Under this alternative definition, undef1 and undef2 are equal as morphisms, because we can show undef1 x = undef2 x for all possible values x of type () (namely () and _|_). That is, applied to (), they give:

undef1 ()
-- defn of undef1
= undefined ()
-- application of an undefined function
= _|_

undef2 ()
-- defn of undef2
= (\_ -> undefined) ()
-- application of a lambda
= undefined
-- semantics of undefined
= _|_

and applied to _|_ they give:

undef1 _|_
-- defn of undef1
= undefined _|_
-- application of an undefined function
= _|_

undef2 _|_
-- defn of undef2
= (\_ -> undefined) _|_
-- application of a lambda
= undefined
-- semantics of undefined
= _|_

Similarly, undef1 . id and undef2 can be shown to be equal as morphisms in Hask by this definition (in fact, they were equal as Haskell values which implies they're equal according to the weaker definition of equality of Hask morphisms), so there's no contradiction.

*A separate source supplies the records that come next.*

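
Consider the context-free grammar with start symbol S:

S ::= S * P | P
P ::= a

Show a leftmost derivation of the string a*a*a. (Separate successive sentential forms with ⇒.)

S ⇒ S*P   [S ::= S * P]
S*P ⇒ S*P*P   [S ::= S * P]
S*P*P ⇒ P*P*P   [S ::= P]
P*P*P ⇒ a*P*P   [P ::= a]
a*P*P ⇒ a*a*P   [P ::= a]
a*a*P ⇒ a*a*a   [P ::= a]

S ⇒ S*P ⇒ S*P*P ⇒ P*P*P ⇒ a*P*P ⇒ a*a*P ⇒ a*a*a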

However, if you follow the link provided by @n.m., you can see that there's more work to do in terms of formalizing the meaning of equality of Haskell values and precisely giving an appropriate definition of equality of Hask morphisms before we'd really feel comfortable believing that there is a contradiction-free Hask category.

Proof that undef1 . id = undef2 as Haskell Values

For the reasons above, this proof is necessarily a little informal, but here's the idea.

If we are trying to witness a difference between functions f and g, the only way a witnessing expression can use these values is by applying them to a value x or by evaluating them to WHNF using seq. If f and g are known to be equal as Hask morphisms, then we already have f x = g x for all x, so no expression can witness a difference based on application. The only remaining thing to check is that when they are evaluated to WHNF they are either both defined (in which case, by the previous assumption, they will yield the same values when applied) or they are both undefined.

So, for undef1 . id and undef2, we just need to ensure that they are either both defined or both undefined when evaluated to WHNF. It's easy to see that they both, in fact, have defined WHNFs:

undef1 . id 
-- defn of composition
= \x -> undef1 (id x)
-- this is a lambda, so it is in WHNF and is defined

undef2
-- defn of undef2
= \_ -> undefined
-- this is a lambda, so it is in WHNF and is defined

We already established above that undef1 x = undef2 x for all x. Technically, we ought to show that:

(undef1 . id) x
-- defn of composition
= (\x -> undef1 (id x)) x
-- lambda application
= undef1 (id x)
-- defn of id
= undef1 x

with equality as Haskell values for all x, which establishes that (undef1 . id) x = undef2 x for all x. Together with the fact that both have defined WHNFs above, this is enough to show that undef1 . id = undef2 with equality as Haskell values.